POSCO Chem has announced the establishment of a JV with OCI for the production of H2O2. In making the H2O2, hydrogen (raw material) will be extracted from COG generated by POSCO’s coke plants. While the new venture is meaningful in that the byproducts generated during the steel manufacturing process are linked to businesses that create added value, the impact on sales and OP will likely be modest for now.
▶Establishes JV with OCI to make H2O2 from 2022
POSCO Chem (003670.KS) has announced that it will partner with OCI (010060.KS) to establish a JV (POSCO Chem: 51% stake; OCI: 41% stake) to produce hydrogen peroxide (H2O2). POSCO Chem will supply hydrogen (raw material for H202) and capital, and OCI will be in charge of technological operations and sales. Production is targeted to begin from 2022, with output sized at 50,000 tons pa and annual sales estimated at W50bn.

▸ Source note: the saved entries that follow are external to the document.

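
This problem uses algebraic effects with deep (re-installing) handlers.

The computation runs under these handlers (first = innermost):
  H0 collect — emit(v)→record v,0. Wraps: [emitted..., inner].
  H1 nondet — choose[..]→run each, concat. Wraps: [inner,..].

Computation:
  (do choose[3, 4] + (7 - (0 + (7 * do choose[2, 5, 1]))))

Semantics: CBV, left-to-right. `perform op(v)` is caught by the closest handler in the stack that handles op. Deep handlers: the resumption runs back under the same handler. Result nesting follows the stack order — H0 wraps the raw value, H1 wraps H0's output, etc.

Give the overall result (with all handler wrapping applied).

Evaluation trace:
choose[3, 4] @ H1
  branch[0] choose=3:
    choose[2, 5, 1] @ H1
      branch[0] choose=2:
        H0 returns [-4]
        H1 returns [[-4]]
      branch[1] choose=5:
        H0 returns [-25]
        H1 returns [[-25]]
      branch[2] choose=1:
        H0 returns [3]
        H1 returns [[3]]
  branch[1] choose=4:
    choose[2, 5, 1] @ H1
      branch[0] choose=2:
        H0 returns [-3]
        H1 returns [[-3]]
      branch[1] choose=5:
        H0 returns [-24]
        H1 returns [[-24]]
      branch[2] choose=1:
        H0 returns [4]
        H1 returns [[4]]
= [[-4], [-25], [3], [-3], [-24], [4]]

Answer: [[-4], [-25], [3], [-3], [-24], [4]]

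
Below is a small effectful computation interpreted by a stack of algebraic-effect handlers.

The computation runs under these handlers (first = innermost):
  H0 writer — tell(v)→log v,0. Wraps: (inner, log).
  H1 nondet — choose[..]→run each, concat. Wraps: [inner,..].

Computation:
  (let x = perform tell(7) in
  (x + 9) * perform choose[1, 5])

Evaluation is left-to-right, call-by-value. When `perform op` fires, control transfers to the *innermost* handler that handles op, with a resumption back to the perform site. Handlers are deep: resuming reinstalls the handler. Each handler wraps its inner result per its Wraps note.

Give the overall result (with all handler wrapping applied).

Step-by-step:
tell(7) @ H0 ⇒ log+=7
choose[1, 5] @ H1
  branch[0] choose=1:
    H0 returns (9, (7))
    H1 returns [(9, (7))]
  branch[1] choose=5:
    H0 returns (45, (7))
    H1 returns [(45, (7))]
= [(9, (7)), (45, (7))]

Answer: [(9, (7)), (45, (7))]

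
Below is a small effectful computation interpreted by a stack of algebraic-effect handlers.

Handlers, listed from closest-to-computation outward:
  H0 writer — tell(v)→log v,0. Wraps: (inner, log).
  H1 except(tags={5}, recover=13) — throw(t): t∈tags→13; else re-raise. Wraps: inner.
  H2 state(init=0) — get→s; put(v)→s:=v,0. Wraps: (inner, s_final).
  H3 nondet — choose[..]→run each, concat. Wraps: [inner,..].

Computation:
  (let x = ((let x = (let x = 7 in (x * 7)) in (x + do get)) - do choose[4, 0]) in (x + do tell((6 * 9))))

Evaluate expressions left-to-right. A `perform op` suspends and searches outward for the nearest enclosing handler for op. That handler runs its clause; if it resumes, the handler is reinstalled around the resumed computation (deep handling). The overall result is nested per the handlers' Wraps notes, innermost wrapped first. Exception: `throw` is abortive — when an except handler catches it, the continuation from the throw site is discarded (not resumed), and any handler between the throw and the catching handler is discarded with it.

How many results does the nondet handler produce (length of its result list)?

Evaluation trace:
get @ H2 ⇒ 0
choose[4, 0] @ H3
  branch[0] choose=4:
    tell(54) @ H0 ⇒ log+=54
    H0 returns (45, (54))
    H1 returns (45, (54))
    H2 returns ((45, (54)), 0)
    H3 returns [((45, (54)), 0)]
  branch[1] choose=0:
    tell(54) @ H0 ⇒ log+=54
    H0 returns (49, (54))
    H1 returns (49, (54))
    H2 returns ((49, (54)), 0)
    H3 returns [((49, (54)), 0)]
= [((45, (54)), 0), ((49, (54)), 0)]

Answer: 2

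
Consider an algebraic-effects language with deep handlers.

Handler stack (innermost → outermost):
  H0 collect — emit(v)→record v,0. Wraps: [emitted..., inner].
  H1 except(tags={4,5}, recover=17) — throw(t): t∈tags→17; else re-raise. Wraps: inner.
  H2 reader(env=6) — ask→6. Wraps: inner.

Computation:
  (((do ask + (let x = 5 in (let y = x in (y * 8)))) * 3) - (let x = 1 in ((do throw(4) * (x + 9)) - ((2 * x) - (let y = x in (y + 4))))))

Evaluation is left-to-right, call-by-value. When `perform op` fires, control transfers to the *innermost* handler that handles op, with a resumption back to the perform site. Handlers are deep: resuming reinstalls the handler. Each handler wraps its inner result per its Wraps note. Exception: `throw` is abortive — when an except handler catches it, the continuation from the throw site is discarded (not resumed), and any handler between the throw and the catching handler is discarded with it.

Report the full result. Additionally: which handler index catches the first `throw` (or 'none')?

Answer: 17 ; first throw caught by: H1

Evaluation trace:
ask @ H2 ⇒ 6
throw(4) @ H1 caught ⇒ 17
H2 returns 17
= 17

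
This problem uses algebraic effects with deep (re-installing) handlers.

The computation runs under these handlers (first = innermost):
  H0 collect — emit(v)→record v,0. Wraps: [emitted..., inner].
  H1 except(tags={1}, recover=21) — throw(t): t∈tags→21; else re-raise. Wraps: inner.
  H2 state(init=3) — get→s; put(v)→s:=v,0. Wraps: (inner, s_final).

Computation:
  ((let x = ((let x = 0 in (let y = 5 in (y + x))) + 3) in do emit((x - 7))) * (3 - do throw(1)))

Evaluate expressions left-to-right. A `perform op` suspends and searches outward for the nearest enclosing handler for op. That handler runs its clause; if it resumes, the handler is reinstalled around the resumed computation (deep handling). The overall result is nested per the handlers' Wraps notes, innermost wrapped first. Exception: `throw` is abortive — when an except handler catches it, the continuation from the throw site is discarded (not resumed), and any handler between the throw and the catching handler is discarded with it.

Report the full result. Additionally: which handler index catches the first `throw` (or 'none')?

Working:
emit(1) @ H0 ⇒ out+=1
throw(1) @ H1 caught ⇒ 21
H2 returns (21, 3)
= (21, 3)

Answer: (21, 3) ; first throw caught by: H1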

Of note, POSCO Chem operates POSCO’s Pohang and Gwangyang Steelworks coke plants (on consignment basis). Coke oven gas (COG) generated at the coke plants is used to produce crude oil and coal tar, which are either sold to outside players or consumed internally. Via the establishment of the JV, POSCO Chem plans to extract additional hydrogen from COG and then supply it as a raw material for use in the manufacturing of H202.
▶Favorably view value-added steel byproducts, but earnings impact to be modest
We view the new venture as being meaningful in that the byproducts generated during the steel manufacturing process are linked to businesses that create added value. That said, we point out that: 1) the planned H202 production plant is not scheduled to be completed until 2022; 2) the earnings generated by new plant’s expected annual production of 50,000 tons of H2O2 (30,000 tons of electronic grade) should be relatively modest (sales of W50bn pa; OP of W10bn pa); and 3) POSCO Chem’s stake is limited to 51%. Given these factors, we believe the impact of the new JV on POSCO Chem’s EV will be limited for now.

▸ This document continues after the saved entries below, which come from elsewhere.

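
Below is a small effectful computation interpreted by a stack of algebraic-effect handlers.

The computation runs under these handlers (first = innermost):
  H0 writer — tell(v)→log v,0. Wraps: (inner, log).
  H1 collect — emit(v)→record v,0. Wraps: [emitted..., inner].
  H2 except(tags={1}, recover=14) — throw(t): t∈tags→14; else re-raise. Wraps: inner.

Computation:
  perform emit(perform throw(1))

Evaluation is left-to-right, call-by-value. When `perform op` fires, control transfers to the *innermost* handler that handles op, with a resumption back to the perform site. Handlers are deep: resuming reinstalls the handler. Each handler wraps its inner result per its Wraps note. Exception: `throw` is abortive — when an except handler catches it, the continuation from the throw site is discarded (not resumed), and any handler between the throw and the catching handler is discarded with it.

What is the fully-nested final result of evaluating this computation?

Working:
throw(1) @ H2 caught ⇒ 14
= 14

Answer: 14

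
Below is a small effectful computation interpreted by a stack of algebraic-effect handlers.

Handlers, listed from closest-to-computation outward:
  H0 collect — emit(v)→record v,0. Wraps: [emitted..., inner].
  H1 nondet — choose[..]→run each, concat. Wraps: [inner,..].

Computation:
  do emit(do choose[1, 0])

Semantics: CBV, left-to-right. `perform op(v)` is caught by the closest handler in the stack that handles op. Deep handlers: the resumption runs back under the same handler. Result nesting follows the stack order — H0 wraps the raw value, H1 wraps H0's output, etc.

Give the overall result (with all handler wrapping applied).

Answer: [[1, 0], [0, 0]]

Step-by-step:
choose[1, 0] @ H1
  branch[0] choose=1:
    emit(1) @ H0 ⇒ out+=1
    H0 returns [1, 0]
    H1 returns [[1, 0]]
  branch[1] choose=0:
    emit(0) @ H0 ⇒ out+=0
    H0 returns [0, 0]
    H1 returns [[0, 0]]
= [[1, 0], [0, 0]]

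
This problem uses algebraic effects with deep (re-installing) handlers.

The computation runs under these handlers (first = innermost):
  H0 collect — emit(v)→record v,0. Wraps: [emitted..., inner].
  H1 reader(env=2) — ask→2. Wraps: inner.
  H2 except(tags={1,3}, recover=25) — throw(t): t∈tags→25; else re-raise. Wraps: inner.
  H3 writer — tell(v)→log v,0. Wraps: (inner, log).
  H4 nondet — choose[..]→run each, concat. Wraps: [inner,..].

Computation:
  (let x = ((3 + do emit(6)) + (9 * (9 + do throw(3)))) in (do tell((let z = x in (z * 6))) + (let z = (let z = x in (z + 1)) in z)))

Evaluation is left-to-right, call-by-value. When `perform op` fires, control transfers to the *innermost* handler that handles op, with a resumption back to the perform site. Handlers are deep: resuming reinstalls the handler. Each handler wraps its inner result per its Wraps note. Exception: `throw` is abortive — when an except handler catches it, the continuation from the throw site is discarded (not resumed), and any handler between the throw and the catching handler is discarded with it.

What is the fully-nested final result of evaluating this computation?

Working:
emit(6) @ H0 ⇒ out+=6
throw(3) @ H2 caught ⇒ 25
H3 returns (25, ())
H4 returns [(25, ())]
= [(25, ())]

Answer: [(25, ())]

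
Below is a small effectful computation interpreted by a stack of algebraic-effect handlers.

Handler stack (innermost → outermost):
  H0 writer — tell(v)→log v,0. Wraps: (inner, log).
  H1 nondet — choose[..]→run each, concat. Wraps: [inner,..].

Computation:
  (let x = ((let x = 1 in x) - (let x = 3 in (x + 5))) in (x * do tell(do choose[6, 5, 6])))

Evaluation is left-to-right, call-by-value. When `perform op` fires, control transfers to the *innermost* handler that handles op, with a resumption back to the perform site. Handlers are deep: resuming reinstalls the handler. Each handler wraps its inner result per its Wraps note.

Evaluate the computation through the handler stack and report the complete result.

Answer: [(0, (6)), (0, (5)), (0, (6))]

Step-by-step:
choose[6, 5, 6] @ H1
  branch[0] choose=6:
    tell(6) @ H0 ⇒ log+=6
    H0 returns (0, (6))
    H1 returns [(0, (6))]
  branch[1] choose=5:
    tell(5) @ H0 ⇒ log+=5
    H0 returns (0, (5))
    H1 returns [(0, (5))]
  branch[2] choose=6:
    tell(6) @ H0 ⇒ log+=6
    H0 returns (0, (6))
    H1 returns [(0, (6))]
= [(0, (6)), (0, (5)), (0, (6))]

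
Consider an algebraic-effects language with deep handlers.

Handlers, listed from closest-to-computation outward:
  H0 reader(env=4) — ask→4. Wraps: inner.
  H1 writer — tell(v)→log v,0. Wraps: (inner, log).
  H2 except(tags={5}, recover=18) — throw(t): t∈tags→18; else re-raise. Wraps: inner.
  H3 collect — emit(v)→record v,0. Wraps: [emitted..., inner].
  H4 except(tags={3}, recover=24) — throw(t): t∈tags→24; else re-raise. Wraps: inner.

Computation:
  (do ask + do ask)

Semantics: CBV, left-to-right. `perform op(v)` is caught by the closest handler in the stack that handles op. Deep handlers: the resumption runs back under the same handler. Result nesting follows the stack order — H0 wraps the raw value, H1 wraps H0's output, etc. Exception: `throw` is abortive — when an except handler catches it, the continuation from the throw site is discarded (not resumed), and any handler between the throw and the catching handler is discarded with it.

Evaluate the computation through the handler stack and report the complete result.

Evaluation trace:
ask @ H0 ⇒ 4
ask @ H0 ⇒ 4
H0 returns 8
H1 returns (8, ())
H2 returns (8, ())
H3 returns [(8, ())]
H4 returns [(8, ())]
= [(8, ())]

Answer: [(8, ())]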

Looking at the long-term picture, it is encouraging that POSCO Chem is adding linkages (COG → hydrogen → H2O2) to its value chain of steel byproducts (COG → coal tar → needle coke → rechargeable battery artificial graphite anode materials). Accordingly, we view POSCO Chem’s entry into the H2O2 market as evidencing the company’s potential to enter into a variety of business arenas related to byproducts generated during steel production processes. Moving forward, we will need to monitor if these byproducts, as well as the firm’s rechargeable battery materials, contribute substantially to its EV.